In these machinations, the underlying thought is that the burden of non-learning rests with the child. Why should the burden of no-learning or poor learning be on the child alone? Is the state keen on washing its hands off this very important right of every child — the right to education? 

What happens in class

In Chhattisgarh, there is a mobile application which monitors, in real time, the attendance of both children and teachers in elementary schools. Teachers, parents, government officials, a few elected representatives all report on this app. There are a little more than 20,000 users (admittedly, a small number), but not all of them report regularly. Still, it is interesting to see the data. Over the past several months, children's attendance has averaged 70 per cent, and teacher attendance, is mid-70 per cent, with district-wide variations. It is clear that both children and teachers are not regular in going to school. Little wonder that children don't learn.

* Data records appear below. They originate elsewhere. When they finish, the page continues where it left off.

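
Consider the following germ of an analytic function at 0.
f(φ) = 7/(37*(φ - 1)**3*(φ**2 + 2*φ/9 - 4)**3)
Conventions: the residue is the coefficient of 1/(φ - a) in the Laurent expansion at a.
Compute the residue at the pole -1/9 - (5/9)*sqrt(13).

The residue is 627669/28906250 - (1518086367/254028125000)*sqrt(13).

The factor φ**2 + 2*φ/9 - 4 splits as (φ - a)(φ - a') with a = -1/9 - (5/9)*sqrt(13), a' = -1/9 + (5/9)*sqrt(13). At the order-3 pole a set g(φ) = (φ - a)^3*f(φ) = [7/(37*(φ - 1)**3)] / (φ - a')^3.
Order-3 pole: residue = g''(a)/2; g''(-1/9 - (5/9)*sqrt(13)) = 627669/14453125 - (1518086367/127014062500)*sqrt(13), so the residue is 627669/28906250 - (1518086367/254028125000)*sqrt(13).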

The nature of what happens inside the classroom is fundamental to learning. The term 'time on task' (TOT) is used to find out how much of 'learning time' the child gets in the six hours or so s/he spends at school. Studies have shown that we are heavily wanting on TOT —most of the time is spent on giving instructions ('do this and do that') and all children end up doing more or less the same things. Little time is spent on discussion, exploration and expression, with the result that there is very little understanding. TOT studies actually tell us that there is very little time spent on 'active learning', involving application and resulting in understanding.

The burden of non-learning is thus linked to the burden of non-teaching or teaching that does not make any real difference, which is further linked to the ways in which teachers are prepared, monitored and supported. It is the state which is found wanting here, not the child. 

For communities and families facing severe social and economic pressures, participation in school becomes the first casualty. How is the child to be blamed for these circumstances? Much work remains to be done by the welfare state. That is the reason why the RTE Act holds the state accountable.

In the classic How Children Fail, John Holt observes that children are inherently intelligent, curious and love to learn, provided there is an enabling environment to do so. Instead of bringing a draconian amendment to the Right to Education Act, the state should first go about setting schools right. Learning will then happen.


When a child is detained

Branding a child as a failure will have a debilitating effect on her self-esteem. It can scar him/her for life.   

Year after year, many young lives, especially in urban settings, are snuffed out because the child who faces difficulties just does not get the emotional and academic support that she so desperately needs.

There is no evidence to substantiate the claim that children were learning better when detention was in place.